Her newest novel, “The Cosmopolitans,” is about neighbors and odd duo Earl and Bette, who – as described by Schulman – are “a guy dealing with homophobia and his ethnicity” and a ”queer spinster”. The story is set in New York in the late 1950s in the building where Schulman herself grew up. That setting and time is no coincidence.
It was a time where the city was cheap to move to, Schulman argues.
“A lot of very different people would come to the city, either because they wanted to get away from being controlled or they wanted to have sex or be artists or get away from religion – or they just wanted to have adventures,” Schulman said.
Schulman, who calls these “refugees from uncomprehending backgrounds,” believes they are very important to society because they create new ideas.
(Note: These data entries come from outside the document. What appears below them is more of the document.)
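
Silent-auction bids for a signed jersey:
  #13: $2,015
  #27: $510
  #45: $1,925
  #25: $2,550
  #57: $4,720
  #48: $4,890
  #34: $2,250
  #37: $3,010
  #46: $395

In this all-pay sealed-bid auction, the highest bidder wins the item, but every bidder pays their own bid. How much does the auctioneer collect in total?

Total revenue: $22,265

All-pay sealed-bid auction: the highest bidder wins the item, but every bidder pays their own bid.
Sorting bids: 4,890 (#48) > 4,720 (#57) > 3,010 (#37) > 2,550 (#25) > 2,250 (#34) > 2,015 (#13) > …
Every bidder forfeits their bid regardless of winning.
Revenue = 2,015 + 510 + 1,925 + 2,550 + 4,720 + 4,890 + 2,250 + 3,010 + 395 = $22,265.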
She said she is sad to experience that cities like New York City and San Francisco today have become so expensive and homogenous to live in that they in a sense push this kind of people out of the city.
Alongside being an author, she works full-time as a professor in creative arts at the City University of New York, where she teaches young aspiring authors.
If she were to give a simple writing advice, it would be that if you write a paragraph a day, it will end up being a novel.
“It does not have to be good until the seventh draft,” Schulman said. “So the first sixth drafts can be really horrible. So don’t say: I have been working on it for five minutes, it is terrible. Wait five years before you say that.”